Of course, we know there is more to the story. Enter the rabbi in charge. He thundered to the people, "There are six days for work. So come and be healed on those days, not on the sabbath" (Luke 13:14).
One of my friends noted that the rabbi's complaint, even though it had to do with what Jesus did, was directed to the people. He says it's the same in churches today as well — somebody gets mad with the minister and instead of coming to him or her about the problem, they pick up the phone and call all their friends. "Did you hear what the preacher did?"
Truth be told, what Jesus did was bound to cause a stir. He had healed this woman on the sabbath. That was a clear violation of God's commandment.
"Observe the sabbath day to keep it holy ... Six days you shall labor and do all your work, but the seventh day is a sabbath to the Lord your God. On it you shall not do any work...." — Deuteronomy 5:12-14
Healing is work; ask any doctor or nurse.

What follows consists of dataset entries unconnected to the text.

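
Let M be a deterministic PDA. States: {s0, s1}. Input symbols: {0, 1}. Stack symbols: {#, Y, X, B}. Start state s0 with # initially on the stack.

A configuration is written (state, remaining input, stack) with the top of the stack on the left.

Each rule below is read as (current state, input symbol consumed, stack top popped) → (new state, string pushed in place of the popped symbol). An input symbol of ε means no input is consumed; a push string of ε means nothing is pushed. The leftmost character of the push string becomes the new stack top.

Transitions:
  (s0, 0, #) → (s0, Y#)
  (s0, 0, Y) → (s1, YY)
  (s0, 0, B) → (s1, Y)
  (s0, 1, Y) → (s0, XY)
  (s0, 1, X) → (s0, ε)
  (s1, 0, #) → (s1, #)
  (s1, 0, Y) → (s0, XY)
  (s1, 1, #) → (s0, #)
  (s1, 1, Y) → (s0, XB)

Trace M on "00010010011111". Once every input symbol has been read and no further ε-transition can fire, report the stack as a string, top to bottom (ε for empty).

YYYY#

(s0, 00010010011111, #)
  read 0, top #: go to s0, push Y# → (s0, 0010010011111, Y#)
  read 0, top Y: go to s1, push YY → (s1, 010010011111, YY#)
  read 0, top Y: go to s0, push XY → (s0, 10010011111, XYY#)
  read 1, top X: go to s0, push ε → (s0, 0010011111, YY#)
  read 0, top Y: go to s1, push YY → (s1, 010011111, YYY#)
  read 0, top Y: go to s0, push XY → (s0, 10011111, XYYY#)
  read 1, top X: go to s0, push ε → (s0, 0011111, YYY#)
  read 0, top Y: go to s1, push YY → (s1, 011111, YYYY#)
  read 0, top Y: go to s0, push XY → (s0, 11111, XYYYY#)
  read 1, top X: go to s0, push ε → (s0, 1111, YYYY#)
  read 1, top Y: go to s0, push XY → (s0, 111, XYYYY#)
  read 1, top X: go to s0, push ε → (s0, 11, YYYY#)
  read 1, top Y: go to s0, push XY → (s0, 1, XYYYY#)
  read 1, top X: go to s0, push ε → (s0, ε, YYYY#)
All input consumed in state s0 with stack YYYY#.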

Good Jews to this day are scrupulous about what may and may not be done on the sabbath. Some of the rules may sound nitpicky, but the tradition goes back to the days when the nation was in exile. Sabbath-keeping was the way Jews then and Jews now assured themselves a unique identity. Through the centuries, the rabbis had set up all sorts of "fences" around the sabbath to assure its special place. By the time of Christ, there were 1,521 things one could not do on the sabbath.[1]
Then Jesus did this healing — work — and not even an emergency healing. In fact, the woman had not even asked to be healed. But Jesus did it anyway.
It is not much of a stretch to conclude that he did it on purpose. He knew the rules. And it is not that the rules were designed to be repressive. On the contrary, it was this commitment to the Sabbath that reminded the Jewish people who they were and whose they were. Why would Jesus deliberately tweak their ecclesiastical nose? And while he was at it, he called them a nasty name?
"You hypocrites! Doesn't each of you on the sabbath untie his ox or donkey from the stall and lead it out to give it water? Then should not this woman, a daughter of Abraham, whom Satan has kept bound for eighteen long years, be set free on the sabbath day from what bound her?" — Luke 13:15-16
There was not much the local synagogue leaders could say. In fact, the gospel writer sums the story up with, "... all his opponents were humiliated, but the people were delighted with all the wonderful things he was doing" (Luke 13:17).
Generally, when people are stuck in a system or a particular way of understanding, they need to be shocked out of the old and into the new. Logic and reason usually does not work. Jesus could have spent all day arguing with the synagogue leader about whether or not it was legal to heal this woman on the sabbath while she remained ill. (How many church meetings are discussions about what should be done, rather than actually getting things done?) The healing took place before the discussion about whether or not it was the right thing to do.
It is similar to so many situations that arise where it is easier to ask forgiveness than permission. It is such a shame that something that can do so much good — religion — can be made to do so much that is so bad.
Why is there any repressive religion in the world? Part of the answer is that folks take religion seriously. Week to week there are millions and millions and millions of people gathering for worship all around the globe. Far more people are related to churches on Sunday or synagogues on Saturday or mosques on Friday than are involved in any other voluntary activity.
Gallup polls in this country consistently find that more than 95% of the population professes belief in a god, 85% believe that the Ten Commandments are God's law and should be obeyed, and almost 70% of the adult population claims a personal relationship with the Lord. As much as we hear of the decline of religion and the rise of secularism, the doomsayers have a long way to go before they would ever see their prophecies fulfilled.
Move that a step further. Why are the controversies over school prayer or abortion or stem-cell research so pervasive and heated? Because, at their heart, they are religious questions, and people take religion seriously.
Is concern for a suffering woman what Jesus wanted to convey that day in the synagogue? Not really. The word we are to hear is about religion, or better, about religiosity, and how seriously we are to take it. The point is that there is such a thing as too much. Mae West, in her inimitable style, once said, "Too much of a good thing is ... wonderful!" But most of us know that anything good can be pushed beyond its appropriate limits. Be careful.
Eighteen years — can you imagine seeing nothing but dirt and other people's feet for eighteen years? Jesus offered this woman not just physical healing, but a whole new way to see the world...literally. He offers the same to you and me.
1. Joy Davidman, Smoke on the Mountain (Philadelphia: Westminster Press, 1954), p. 53.